What about the children?

The Mega Mushroom is still in, but as even more of a novelty
item than before.
The Koopalings already made their long-awaited return in New Super Mario Bros. Wii, but since I missed that game - it's so damn good to have these rascals back! ...And, to be completely honest, these seven confrontations are probably my favourite boss fights ever against this particular collective of henchmen. The order in which you face these guys is a little shuffled up from the past, which is good, and what's even better: some of the Koopaling fights mirror the fights against them in Super Mario World, and some which were just basically harder copies off each other in that game have taken a turn into something completely new, moreover clever and exciting. Reznor returns, as a mid-world boss - that's a little disappointing, 'cause he (they) appears in every single world, and if you've played half as much of Super Mario World as I, he's easily dealt with throughout the game.

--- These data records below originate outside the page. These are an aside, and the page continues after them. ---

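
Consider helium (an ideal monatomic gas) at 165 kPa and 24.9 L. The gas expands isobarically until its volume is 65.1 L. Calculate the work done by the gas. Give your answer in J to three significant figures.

W ≈ 6630 J

Isobaric: W = P ΔV.
W = (165 kPa)(65.1 − 24.9 L) = (165)(40.2) = 6633 J.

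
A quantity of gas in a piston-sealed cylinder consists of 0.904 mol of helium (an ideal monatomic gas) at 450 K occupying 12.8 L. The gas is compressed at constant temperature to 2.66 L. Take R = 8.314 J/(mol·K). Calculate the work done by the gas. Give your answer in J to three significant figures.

W ≈ -5310 J

Isothermal: W = nRT ln(V₂/V₁).
W = (0.904)(8.314)(450) × ln(2.66/12.8)
  = 3382 × -1.571
W_by_gas = -5314 J.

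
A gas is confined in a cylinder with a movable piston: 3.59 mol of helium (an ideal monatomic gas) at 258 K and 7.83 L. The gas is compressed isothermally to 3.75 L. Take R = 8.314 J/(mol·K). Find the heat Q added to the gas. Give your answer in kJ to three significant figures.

Q ≈ -5.67 kJ

Isothermal ⇒ ΔU = 0, so Q = W = nRT ln(V₂/V₁).
Q = (3.59)(8.314)(258) ln(3.75/7.83) = 7701 × -0.7362 = -5669 J.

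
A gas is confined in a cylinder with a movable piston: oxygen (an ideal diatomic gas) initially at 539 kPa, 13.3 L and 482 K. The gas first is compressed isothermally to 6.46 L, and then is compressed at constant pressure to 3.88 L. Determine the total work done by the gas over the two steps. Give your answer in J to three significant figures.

Step 1 (isothermal): W = P₁V₁ ln(V₂/V₁) = (7169) ln(6.46/13.3) = -5177 J.
After step 1: P = 1110 kPa, V = 6.46 L, T = 482 K.
Step 2 (isobaric): W = PΔV = (1110 kPa)(3.88 − 6.46 L) = -2863 J.
W_total = -5177 − 2863 = -8040 J.

W_total ≈ -8040 J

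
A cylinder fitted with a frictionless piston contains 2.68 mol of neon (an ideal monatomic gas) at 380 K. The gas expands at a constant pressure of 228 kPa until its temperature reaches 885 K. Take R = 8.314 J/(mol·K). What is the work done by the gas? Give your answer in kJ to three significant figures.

Isobaric: W = P ΔV = nR ΔT.
W = (2.68)(8.314)(885 − 380) = 11252 J.

W ≈ 11.3 kJ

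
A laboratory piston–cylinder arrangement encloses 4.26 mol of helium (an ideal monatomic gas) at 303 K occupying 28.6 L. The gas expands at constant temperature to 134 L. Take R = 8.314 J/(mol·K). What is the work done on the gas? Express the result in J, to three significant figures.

W ≈ -16600 J

Isothermal: W = nRT ln(V₂/V₁).
W = (4.26)(8.314)(303) × ln(134/28.6)
  = 10732 × 1.544
W_by_gas = 16574 J; work on gas = −W_by = -16574 J.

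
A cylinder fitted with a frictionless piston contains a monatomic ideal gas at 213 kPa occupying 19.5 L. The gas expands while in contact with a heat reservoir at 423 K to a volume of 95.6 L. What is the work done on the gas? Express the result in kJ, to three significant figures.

Isothermal: W = nRT ln(V₂/V₁) = P₁V₁ ln(V₂/V₁).
P₁V₁ = (213 kPa)(19.5 L) = 4154 J.
W = 4154 × ln(95.6/19.5) = 4154 × 1.59
W_by_gas = 6603 J; work on gas = −W_by = -6603 J.

W ≈ -6.60 kJ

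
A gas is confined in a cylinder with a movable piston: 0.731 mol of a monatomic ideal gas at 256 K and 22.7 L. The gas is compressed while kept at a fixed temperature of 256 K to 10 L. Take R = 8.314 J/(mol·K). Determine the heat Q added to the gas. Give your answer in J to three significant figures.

Q ≈ -1280 J

Isothermal ⇒ ΔU = 0, so Q = W = nRT ln(V₂/V₁).
Q = (0.731)(8.314)(256) ln(10/22.7) = 1556 × -0.8198 = -1275 J.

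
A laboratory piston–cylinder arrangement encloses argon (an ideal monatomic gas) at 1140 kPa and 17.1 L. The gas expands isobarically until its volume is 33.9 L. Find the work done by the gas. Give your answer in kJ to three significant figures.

W ≈ 19.2 kJ

Isobaric: W = P ΔV.
W = (1140 kPa)(33.9 − 17.1 L) = (1140)(16.8) = 19152 J.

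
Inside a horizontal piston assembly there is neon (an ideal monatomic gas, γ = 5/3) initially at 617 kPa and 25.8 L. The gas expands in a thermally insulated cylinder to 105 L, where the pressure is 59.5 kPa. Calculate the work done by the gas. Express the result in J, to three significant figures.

W ≈ 14500 J

Adiabatic: W = (P₁V₁ − P₂V₂)/(γ − 1) with γ = 5/3.
P₁V₁ = 15919 J, P₂V₂ = 6248 J.
W = (15919 − 6248) / 0.6667 = 14507 J.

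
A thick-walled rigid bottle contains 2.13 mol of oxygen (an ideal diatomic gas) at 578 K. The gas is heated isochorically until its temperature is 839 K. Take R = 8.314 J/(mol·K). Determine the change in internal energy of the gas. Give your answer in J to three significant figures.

ΔU ≈ 11600 J

Constant volume ⇒ W = 0, so Q = ΔU = nCᵥΔT with Cᵥ = 5R/2 = 20.79 J/(mol·K).
ΔU = (2.13)(20.79)(839 − 578) = 11555 J.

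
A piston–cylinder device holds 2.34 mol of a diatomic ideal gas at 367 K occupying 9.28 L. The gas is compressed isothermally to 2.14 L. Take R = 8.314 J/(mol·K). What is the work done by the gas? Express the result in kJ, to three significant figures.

Isothermal: W = nRT ln(V₂/V₁).
W = (2.34)(8.314)(367) × ln(2.14/9.28)
  = 7140 × -1.467
W_by_gas = -10475 J.

W ≈ -10.5 kJ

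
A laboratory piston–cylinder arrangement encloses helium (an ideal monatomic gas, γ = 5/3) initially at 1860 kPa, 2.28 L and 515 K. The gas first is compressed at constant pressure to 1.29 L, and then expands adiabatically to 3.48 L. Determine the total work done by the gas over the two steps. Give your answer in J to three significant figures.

W_total ≈ -99.5 J

Step 1 (isobaric): W = PΔV = (1860 kPa)(1.29 − 2.28 L) = -1841 J.
After step 1: P = 1860 kPa, V = 1.29 L, T = 291.4 K.
Step 2 (adiabatic): W = (P₁V₁ − P₂V₂)/(γ−1) = (2399 − 1238)/0.667 = 1742 J.
W_total = -1841 + 1742 = -99.54 J.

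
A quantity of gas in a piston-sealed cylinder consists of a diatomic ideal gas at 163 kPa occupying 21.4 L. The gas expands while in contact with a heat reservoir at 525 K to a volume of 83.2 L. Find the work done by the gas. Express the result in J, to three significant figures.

Isothermal: W = nRT ln(V₂/V₁) = P₁V₁ ln(V₂/V₁).
P₁V₁ = (163 kPa)(21.4 L) = 3488 J.
W = 3488 × ln(83.2/21.4) = 3488 × 1.358
W_by_gas = 4736 J.

W ≈ 4740 J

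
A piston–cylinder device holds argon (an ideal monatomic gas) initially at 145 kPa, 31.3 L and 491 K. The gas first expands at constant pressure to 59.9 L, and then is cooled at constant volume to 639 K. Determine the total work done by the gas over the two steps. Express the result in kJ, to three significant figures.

Step 1 (isobaric): W = PΔV = (145 kPa)(59.9 − 31.3 L) = 4147 J.
Step 2 (isochoric): W = 0 (constant volume).
W_total = 4147 + 0 = 4147 J.

W_total ≈ 4.15 kJ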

Every promising paragraph has ended with a slight downside, and it's true that New Super Mario Bros. 2 isn't the perfect Mario game, but the best thrills it offers are at the very least very close to what I'd expect from a 2D platformer with the Super Mario Bros. brand on it, and at even better times, the game manages to surpass my expectations. However, and still, having been released after such as mold-breaking masterpiece as Super Mario 3D Land (oops, I might've spoiled something there...), I still find this game somewhat lacking of excitement and true innovation. BUT, to a die-hard fan of classic Mario jump-action, I must say that New Super Mario Bros. 2 might very well be the best game in the NSMB series.


I kinda leaked it out there already, didn't I? New Super Mario Bros. 2 is everything that its direct predecessor on the original DS was, only a much better, more flowing and exciting platformer. If you're still in the dark of Mario's more recent exploits like I was a little over a year ago, but interested in how this jurassic icon is doing nowadays, I strongly suggest you dig up this game first. Like I said, it's a fabulous entry point for both young and old.